Competitive Advantages and Market Positioning
Venus Concept Inc. maintains a competitive edge through its global footprint and its focus on a broad portfolio of non-invasive aesthetic devices, operating in over 60 countries and 9 direct markets. This global reach provides diverse revenue streams, though the U.S. market remains the largest contributor. The Venus NOVA launch, backed by financial support from Madryn Asset Management, positions the company to capture market share in the growing body contouring and muscle conditioning segments.

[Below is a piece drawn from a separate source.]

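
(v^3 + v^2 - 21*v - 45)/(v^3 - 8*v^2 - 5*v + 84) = (v^2 - 2*v - 15)/(v^2 - 11*v + 28)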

Also, the company's 'Venus Aesthetic Intelligence' (Venus AI) rebrand and the 'NEXThetics' education program are strategic initiatives designed to deepen customer relationships. This focus on physician education and practice support-shifting from just selling a device to helping a practice succeed-is a smart way to drive system utilization and, consequently, consumable sales. To be fair, the company still faces significant financial headwinds, including a low stock price and high debt relative to its market cap, so execution on these initiatives is paramount. You can dive deeper into who is betting on this turnaround by Exploring Venus Concept Inc. (VERO) Investor Profile: Who's Buying and Why?
Next Step: Monitor the December 2025 Venus NOVA launch performance and the closing of the hair business sale to confirm the strategic pivot is on track.